ROME
BBC News
As Pope Francis completes his first year in office, David Willey reports from Rome on the changes that have taken place in the Vatican and the Catholic Church.
Back in 1978 – which went down in history as the “year of the three Popes” – I remember meeting a gregarious American priest and journalist who drew up a pithy job description for the leadership of the Catholic Church on the death of Paul VI. “We need a happy, holy man, who smiles!” he said.
Well, we got just such a man in Papa Luciani, the Patriarch of Venice who charmed the world with his breezy manner and his simple, endearing smile in the 33 days he reigned as Pope John Paul I before his sudden death – most likely from a heart attack.
Dark plots
Conspiracy theorists leapt to the conclusion that he might have been poisoned because some Vatican cardinals feared that he planned revolutionary changes in the running of his Church. …
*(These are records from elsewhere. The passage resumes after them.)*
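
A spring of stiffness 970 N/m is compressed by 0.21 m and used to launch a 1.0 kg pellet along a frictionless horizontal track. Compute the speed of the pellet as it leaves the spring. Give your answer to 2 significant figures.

v = 6.5 m/s

Conservation of energy: ½kx² = ½mv²
v = x√(k/m) = 0.21 × √(970/1.0) = 6.540 m/s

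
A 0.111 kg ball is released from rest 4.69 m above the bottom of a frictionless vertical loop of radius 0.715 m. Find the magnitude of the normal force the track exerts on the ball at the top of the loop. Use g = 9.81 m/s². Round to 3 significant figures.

Energy from release to top (height 2r): mgh = ½mv_top² + mg(2r)
v_top² = 2g(h − 2r) = 2(9.81)(4.69 − 1.430) = 63.961 m²/s²
At the top, both N and weight point toward the centre: N + mg = mv_top²/r
N = m(v_top²/r − g) = 0.111(63.961/0.715 − 9.81) = 8.841 N

N = 8.84 N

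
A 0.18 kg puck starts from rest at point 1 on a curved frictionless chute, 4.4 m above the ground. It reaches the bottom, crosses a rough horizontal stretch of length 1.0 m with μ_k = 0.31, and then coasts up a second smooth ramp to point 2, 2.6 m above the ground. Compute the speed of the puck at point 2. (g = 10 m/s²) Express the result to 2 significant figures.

Energy at 1: mgh₁ = (0.18)(10)(4.4) = 7.9200 J
Friction loss: W_f = μ_k mg d = 0.5580 J
At 2: ½mv² + mgh₂ = mgh₁ − W_f
½mv² = 7.9200 − 0.5580 − 4.6800 = 2.6820 J
v = √(2 × 2.6820/0.18) = 5.459 m/s

v = 5.5 m/s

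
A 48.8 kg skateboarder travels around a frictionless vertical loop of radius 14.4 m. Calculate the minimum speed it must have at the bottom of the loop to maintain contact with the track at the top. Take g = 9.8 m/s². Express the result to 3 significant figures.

At the top: mg = mv_top²/r ⇒ v_top² = gr = 141.1 m²/s²
Energy from bottom to top (height 2r): ½mv_bot² = ½mv_top² + mg(2r)
v_bot² = gr + 4gr = 5gr = 705.6
v_bot = √(5gr) = 26.56 m/s

v = 26.6 m/s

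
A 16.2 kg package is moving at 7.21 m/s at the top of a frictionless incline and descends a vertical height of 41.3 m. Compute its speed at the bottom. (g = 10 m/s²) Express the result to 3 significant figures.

Equating total energy at the two states: ½mv₀² + mgh = ½mv²
v² = v₀² + 2gh = (7.21)² + 2(10)(41.3) = 877.98
v = √877.98 = 29.63 m/s

v = 29.6 m/s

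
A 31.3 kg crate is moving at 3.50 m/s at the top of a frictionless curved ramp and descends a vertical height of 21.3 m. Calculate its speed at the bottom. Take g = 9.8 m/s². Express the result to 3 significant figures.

Energy conservation between the two points: ½mv₀² + mgh = ½mv²
v² = v₀² + 2gh = (3.50)² + 2(9.8)(21.3) = 429.73
v = √429.73 = 20.73 m/s

v = 20.7 m/s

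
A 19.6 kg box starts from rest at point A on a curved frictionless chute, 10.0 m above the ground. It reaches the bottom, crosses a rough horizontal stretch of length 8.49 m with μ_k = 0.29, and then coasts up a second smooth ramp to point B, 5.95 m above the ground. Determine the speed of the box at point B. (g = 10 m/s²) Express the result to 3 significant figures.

Energy at A: mgh₁ = (19.6)(10)(10.0) = 1960.0 J
Friction loss: W_f = μ_k mg d = 482.6 J
At B: ½mv² + mgh₂ = mgh₁ − W_f
½mv² = 1960.0 − 482.6 − 1166.2 = 311.23 J
v = √(2 × 311.23/19.6) = 5.635 m/s

v = 5.64 m/s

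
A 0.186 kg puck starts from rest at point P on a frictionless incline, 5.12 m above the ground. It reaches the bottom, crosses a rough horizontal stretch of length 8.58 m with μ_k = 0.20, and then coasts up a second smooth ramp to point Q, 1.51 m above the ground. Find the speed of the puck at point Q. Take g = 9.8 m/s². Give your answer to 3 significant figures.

v = 6.09 m/s

Energy at P: mgh₁ = (0.186)(9.8)(5.12) = 9.3327 J
Friction loss: W_f = μ_k mg d = 3.128 J
At Q: ½mv² + mgh₂ = mgh₁ − W_f
½mv² = 9.3327 − 3.128 − 2.7524 = 3.4524 J
v = √(2 × 3.4524/0.186) = 6.093 m/s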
Some deep wounds suffered by the Church as a result of clerical sexual abuse scandals in many countries are still festering, however, a year after Pope Francis’s election.
True, he has set up a new committee to oversee local guidelines set up by alarmed bishops’ conferences around the world and to ensure better care for the victims of predator priests.
But Francis has apparently turned a deaf ear towards those clamouring for a real zero tolerance policy by the Vatican.
A Polish bishop recently employed as the Pope’s ambassador to Santo Domingo, who was accused by authorities there of sexually abusing children, has been given asylum and protection from extradition proceedings.